Drug Rules In Canada Affect Revenue
New drug rules have already begun to affect the value of prescriptions at Shoppers, that's because provincial drug plans lowered the amount their willing to pay for generic prescriptions. Generic brands affected include HealthWATCH and Life Brand. In Shoppers Drug Mart's 1st quarter of 2013 the average value for prescriptions was down -4.8%.
Deal Improves Profit Margins But Doesn't Really Counter Sobeys' Safeway Move, market share remains unchanged
According to the Usda 2013 report on the state of Canada's food industry, only $610 million of Shoppers Drug Mart's $10 billion in annual revenue comes from the sale of food meaning that, although Loblaws pro forma revenue goes from $31b to $42b, sales of food products increases only marginally with the total being in the $30 to $31b range. So competition between them and Sobeys remains just as intense as it was prior to the deal.

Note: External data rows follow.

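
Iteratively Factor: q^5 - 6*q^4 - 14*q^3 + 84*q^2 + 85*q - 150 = (q - 5)*(q^4 - q^3 - 19*q^2 - 11*q + 30) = (q - 5)*(q + 2)*(q^3 - 3*q^2 - 13*q + 15) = (q - 5)^2*(q + 2)*(q^2 + 2*q - 3) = (q - 5)^2*(q + 2)*(q + 3)*(q - 1)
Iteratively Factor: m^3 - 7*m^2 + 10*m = (m - 2)*(m^2 - 5*m) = m*(m - 2)*(m - 5)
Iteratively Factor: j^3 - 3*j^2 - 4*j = (j)*(j^2 - 3*j - 4) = j*(j - 4)*(j + 1)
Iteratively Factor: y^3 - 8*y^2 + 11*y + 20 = (y - 4)*(y^2 - 4*y - 5) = (y - 4)*(y + 1)*(y - 5)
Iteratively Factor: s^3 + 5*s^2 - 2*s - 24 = (s - 2)*(s^2 + 7*s + 12) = (s - 2)*(s + 4)*(s + 3)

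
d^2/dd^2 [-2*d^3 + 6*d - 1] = -12*d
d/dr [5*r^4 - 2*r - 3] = 20*r^3 - 2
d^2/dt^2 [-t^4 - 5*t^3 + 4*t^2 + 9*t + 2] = -12*t^2 - 30*t + 8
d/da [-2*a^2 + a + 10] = 1 - 4*a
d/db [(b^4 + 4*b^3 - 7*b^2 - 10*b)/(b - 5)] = (3*b^4 - 12*b^3 - 67*b^2 + 70*b + 50)/(b^2 - 10*b + 25)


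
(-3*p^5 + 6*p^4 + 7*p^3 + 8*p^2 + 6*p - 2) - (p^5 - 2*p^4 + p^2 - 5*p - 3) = -4*p^5 + 8*p^4 + 7*p^3 + 7*p^2 + 11*p + 1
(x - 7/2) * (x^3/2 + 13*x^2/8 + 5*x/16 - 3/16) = x^4/2 - x^3/8 - 43*x^2/8 - 41*x/32 + 21/32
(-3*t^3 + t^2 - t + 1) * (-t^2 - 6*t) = 3*t^5 + 17*t^4 - 5*t^3 + 5*t^2 - 6*t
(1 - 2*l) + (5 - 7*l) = 6 - 9*l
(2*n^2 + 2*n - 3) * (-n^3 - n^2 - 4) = -2*n^5 - 4*n^4 + n^3 - 5*n^2 - 8*n + 12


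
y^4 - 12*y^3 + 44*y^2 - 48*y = y*(y - 6)*(y - 4)*(y - 2)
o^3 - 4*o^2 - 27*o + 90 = (o - 6)*(o - 3)*(o + 5)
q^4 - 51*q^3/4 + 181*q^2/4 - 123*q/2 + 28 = (q - 8)*(q - 2)*(q - 7/4)*(q - 1)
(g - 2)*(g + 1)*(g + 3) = g^3 + 2*g^2 - 5*g - 6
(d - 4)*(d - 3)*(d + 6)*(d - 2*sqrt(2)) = d^4 - 2*sqrt(2)*d^3 - d^3 - 30*d^2 + 2*sqrt(2)*d^2 + 72*d + 60*sqrt(2)*d - 144*sqrt(2)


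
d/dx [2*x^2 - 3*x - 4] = 4*x - 3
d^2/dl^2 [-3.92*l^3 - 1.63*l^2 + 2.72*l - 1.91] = -23.52*l - 3.26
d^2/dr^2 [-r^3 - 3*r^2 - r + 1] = -6*r - 6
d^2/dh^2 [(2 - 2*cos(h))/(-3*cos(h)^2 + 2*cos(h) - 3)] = 4*(81*(1 - cos(2*h))^2*cos(h) - 30*(1 - cos(2*h))^2 - 96*cos(h) + 64*cos(2*h) + 18*cos(3*h) - 18*cos(5*h) + 96)/(4*cos(h) - 3*cos(2*h) - 9)^3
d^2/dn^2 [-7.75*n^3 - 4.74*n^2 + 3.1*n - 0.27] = -46.5*n - 9.48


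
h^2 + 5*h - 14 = (h - 2)*(h + 7)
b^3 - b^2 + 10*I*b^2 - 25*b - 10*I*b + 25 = (b - 1)*(b + 5*I)^2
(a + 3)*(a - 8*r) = a^2 - 8*a*r + 3*a - 24*r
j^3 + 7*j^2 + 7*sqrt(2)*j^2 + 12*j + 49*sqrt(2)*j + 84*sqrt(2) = (j + 3)*(j + 4)*(j + 7*sqrt(2))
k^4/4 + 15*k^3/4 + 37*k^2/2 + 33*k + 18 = (k/2 + 1/2)*(k/2 + 1)*(k + 6)^2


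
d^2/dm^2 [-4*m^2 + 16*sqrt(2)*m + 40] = -8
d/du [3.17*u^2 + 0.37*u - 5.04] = 6.34*u + 0.37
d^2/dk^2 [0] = 0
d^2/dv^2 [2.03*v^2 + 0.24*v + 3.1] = 4.06000000000000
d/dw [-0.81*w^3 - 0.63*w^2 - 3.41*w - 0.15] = -2.43*w^2 - 1.26*w - 3.41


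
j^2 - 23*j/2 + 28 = (j - 8)*(j - 7/2)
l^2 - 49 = (l - 7)*(l + 7)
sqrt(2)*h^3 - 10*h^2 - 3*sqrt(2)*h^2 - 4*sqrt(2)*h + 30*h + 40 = (h - 4)*(h - 5*sqrt(2))*(sqrt(2)*h + sqrt(2))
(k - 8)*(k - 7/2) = k^2 - 23*k/2 + 28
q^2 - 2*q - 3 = (q - 3)*(q + 1)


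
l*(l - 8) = l^2 - 8*l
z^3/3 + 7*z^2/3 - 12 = (z/3 + 1)*(z - 2)*(z + 6)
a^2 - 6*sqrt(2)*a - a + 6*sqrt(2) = (a - 1)*(a - 6*sqrt(2))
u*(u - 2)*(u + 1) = u^3 - u^2 - 2*u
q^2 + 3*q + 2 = (q + 1)*(q + 2)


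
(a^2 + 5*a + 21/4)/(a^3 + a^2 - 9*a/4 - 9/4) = (2*a + 7)/(2*a^2 - a - 3)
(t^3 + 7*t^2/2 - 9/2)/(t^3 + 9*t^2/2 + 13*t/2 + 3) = (t^2 + 2*t - 3)/(t^2 + 3*t + 2)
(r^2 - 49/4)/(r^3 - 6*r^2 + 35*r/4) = (2*r + 7)/(r*(2*r - 5))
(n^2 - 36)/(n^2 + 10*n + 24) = (n - 6)/(n + 4)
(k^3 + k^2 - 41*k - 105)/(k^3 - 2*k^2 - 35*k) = (k + 3)/k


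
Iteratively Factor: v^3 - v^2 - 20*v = (v - 5)*(v^2 + 4*v) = (v - 5)*(v + 4)*(v)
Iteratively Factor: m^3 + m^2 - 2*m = (m - 1)*(m^2 + 2*m) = (m - 1)*(m + 2)*(m)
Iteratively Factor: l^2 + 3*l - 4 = (l - 1)*(l + 4)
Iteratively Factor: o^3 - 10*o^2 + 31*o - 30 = (o - 5)*(o^2 - 5*o + 6) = (o - 5)*(o - 2)*(o - 3)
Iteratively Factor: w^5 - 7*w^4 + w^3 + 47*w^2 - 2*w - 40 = (w - 4)*(w^4 - 3*w^3 - 11*w^2 + 3*w + 10) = (w - 4)*(w + 2)*(w^3 - 5*w^2 - w + 5) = (w - 4)*(w - 1)*(w + 2)*(w^2 - 4*w - 5) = (w - 4)*(w - 1)*(w + 1)*(w + 2)*(w - 5)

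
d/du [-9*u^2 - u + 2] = -18*u - 1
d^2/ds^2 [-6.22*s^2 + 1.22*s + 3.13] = -12.4400000000000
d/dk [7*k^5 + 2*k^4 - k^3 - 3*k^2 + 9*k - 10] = 35*k^4 + 8*k^3 - 3*k^2 - 6*k + 9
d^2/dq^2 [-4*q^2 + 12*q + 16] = -8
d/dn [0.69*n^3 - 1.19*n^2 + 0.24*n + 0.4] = 2.07*n^2 - 2.38*n + 0.24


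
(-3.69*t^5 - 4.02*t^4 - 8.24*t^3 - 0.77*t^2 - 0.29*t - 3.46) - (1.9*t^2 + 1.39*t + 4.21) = -3.69*t^5 - 4.02*t^4 - 8.24*t^3 - 2.67*t^2 - 1.68*t - 7.67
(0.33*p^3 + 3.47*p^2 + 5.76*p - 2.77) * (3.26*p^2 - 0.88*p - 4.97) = 1.0758*p^5 + 11.0218*p^4 + 14.0839*p^3 - 31.3449*p^2 - 26.1896*p + 13.7669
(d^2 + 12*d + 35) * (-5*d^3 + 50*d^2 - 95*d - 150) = -5*d^5 - 10*d^4 + 330*d^3 + 460*d^2 - 5125*d - 5250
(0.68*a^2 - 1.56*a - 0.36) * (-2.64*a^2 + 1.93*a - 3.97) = -1.7952*a^4 + 5.4308*a^3 - 4.76*a^2 + 5.4984*a + 1.4292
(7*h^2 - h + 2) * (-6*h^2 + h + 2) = -42*h^4 + 13*h^3 + h^2 + 4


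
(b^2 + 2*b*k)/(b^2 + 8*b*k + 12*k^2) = b/(b + 6*k)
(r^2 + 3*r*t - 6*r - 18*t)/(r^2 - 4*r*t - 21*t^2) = (r - 6)/(r - 7*t)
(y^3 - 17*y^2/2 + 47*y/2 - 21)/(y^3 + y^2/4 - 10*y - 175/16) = 8*(y^2 - 5*y + 6)/(8*y^2 + 30*y + 25)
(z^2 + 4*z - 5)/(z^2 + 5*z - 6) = (z + 5)/(z + 6)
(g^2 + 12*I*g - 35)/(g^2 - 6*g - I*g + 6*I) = (g^2 + 12*I*g - 35)/(g^2 - 6*g - I*g + 6*I)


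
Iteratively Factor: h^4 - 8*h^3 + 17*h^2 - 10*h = (h - 5)*(h^3 - 3*h^2 + 2*h) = h*(h - 5)*(h^2 - 3*h + 2) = h*(h - 5)*(h - 2)*(h - 1)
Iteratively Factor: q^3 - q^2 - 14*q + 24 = (q - 2)*(q^2 + q - 12) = (q - 2)*(q + 4)*(q - 3)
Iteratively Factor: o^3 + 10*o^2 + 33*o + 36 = (o + 3)*(o^2 + 7*o + 12) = (o + 3)*(o + 4)*(o + 3)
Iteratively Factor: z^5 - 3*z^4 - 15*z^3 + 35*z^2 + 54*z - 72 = (z - 4)*(z^4 + z^3 - 11*z^2 - 9*z + 18) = (z - 4)*(z + 3)*(z^3 - 2*z^2 - 5*z + 6) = (z - 4)*(z - 3)*(z + 3)*(z^2 + z - 2) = (z - 4)*(z - 3)*(z - 1)*(z + 3)*(z + 2)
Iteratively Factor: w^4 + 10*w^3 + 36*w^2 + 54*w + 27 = (w + 3)*(w^3 + 7*w^2 + 15*w + 9) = (w + 3)^2*(w^2 + 4*w + 3) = (w + 3)^3*(w + 1)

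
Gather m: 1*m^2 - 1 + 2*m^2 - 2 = 3*m^2 - 3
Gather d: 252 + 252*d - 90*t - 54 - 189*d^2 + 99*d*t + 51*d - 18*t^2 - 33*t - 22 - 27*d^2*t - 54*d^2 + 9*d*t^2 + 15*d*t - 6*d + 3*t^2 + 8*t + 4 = d^2*(-27*t - 243) + d*(9*t^2 + 114*t + 297) - 15*t^2 - 115*t + 180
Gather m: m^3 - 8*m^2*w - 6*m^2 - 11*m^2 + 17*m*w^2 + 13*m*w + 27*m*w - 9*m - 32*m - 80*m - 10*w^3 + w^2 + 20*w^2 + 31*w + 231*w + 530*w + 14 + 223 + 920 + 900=m^3 + m^2*(-8*w - 17) + m*(17*w^2 + 40*w - 121) - 10*w^3 + 21*w^2 + 792*w + 2057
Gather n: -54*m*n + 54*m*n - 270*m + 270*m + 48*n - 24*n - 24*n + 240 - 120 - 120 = 0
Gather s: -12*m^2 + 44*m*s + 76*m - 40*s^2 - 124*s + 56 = -12*m^2 + 76*m - 40*s^2 + s*(44*m - 124) + 56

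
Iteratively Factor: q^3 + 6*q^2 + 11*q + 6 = (q + 3)*(q^2 + 3*q + 2) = (q + 2)*(q + 3)*(q + 1)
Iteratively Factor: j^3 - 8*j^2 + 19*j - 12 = (j - 1)*(j^2 - 7*j + 12) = (j - 3)*(j - 1)*(j - 4)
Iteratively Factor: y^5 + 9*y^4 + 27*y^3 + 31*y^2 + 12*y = (y + 3)*(y^4 + 6*y^3 + 9*y^2 + 4*y) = y*(y + 3)*(y^3 + 6*y^2 + 9*y + 4) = y*(y + 1)*(y + 3)*(y^2 + 5*y + 4) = y*(y + 1)^2*(y + 3)*(y + 4)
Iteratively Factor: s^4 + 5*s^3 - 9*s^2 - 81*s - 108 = (s + 3)*(s^3 + 2*s^2 - 15*s - 36) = (s + 3)^2*(s^2 - s - 12) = (s + 3)^3*(s - 4)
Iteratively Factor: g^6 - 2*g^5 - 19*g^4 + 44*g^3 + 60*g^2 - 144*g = (g)*(g^5 - 2*g^4 - 19*g^3 + 44*g^2 + 60*g - 144) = g*(g + 2)*(g^4 - 4*g^3 - 11*g^2 + 66*g - 72) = g*(g + 2)*(g + 4)*(g^3 - 8*g^2 + 21*g - 18) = g*(g - 2)*(g + 2)*(g + 4)*(g^2 - 6*g + 9) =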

Sobeys deal gave it 199 additional in-store pharmacies compared to a gain of 1363 for Loblaws in the Shoppers deal.
Shoppers latest quarterly financial stats
2013 at the half - total revenue $5.024b +3.6% (1q $2.486b +3.8%, 2q $2.538b +3.3%). same-store sales +2.2% (1q +2.2% 2q +2.0%) with same-store increase in retail pharmacy roughly double that of the store front (5.3% vs 2.9%). Revenue contribution by product : pharmacy $2.415b +3.2% (1q $1.207b +3.3%, 2q $1.208b +3.1%), store front $2.609b +3.9% (1q $1.278b +4.3%, 2q $1.331b +3.6%). retail prescriptions +7.1%. Pharmacy revenue increases is partly attributable to the MediSystem Technologies business, it could've been higher if not for a drop in the value of the average prescription. net earnings per share $1.31 +4.8% (2q +5.8% better than 1q +5.4%).
1q2013 - revenue split between pharmacy ($1.207b +3.3%) and store-front (cosmetics, food, toiletries $1.278b +4.3%).
Structure Of The Loblaws Shoppers Deal
Like the Sobeys deal, financing for the Shoppers takeover relies on equity issue; Shoppers Drug Mart shareholders will get $5.7 billion of existing Loblaws equity in addition to $6.7 billion in cash - the $6.7b cash comes from incremental debt financing ($4.6b), available cash ($2.0b) as well as some help from parent company George Weston Ltd ($500m). One result of the transaction is that for the first time George Weston Ltd will own less than 50% of Loblaw Cos stock (46%). Former Shoppers Drug Mart shareholders will own 29% of the new company. Sobeys' Safeway deal was smaller and a bit easier to finance; $1.0b in financing for their deal came from asset sales $255m from the sale of Empire Theatres.
other notes - agreement was made on July 15, 2013.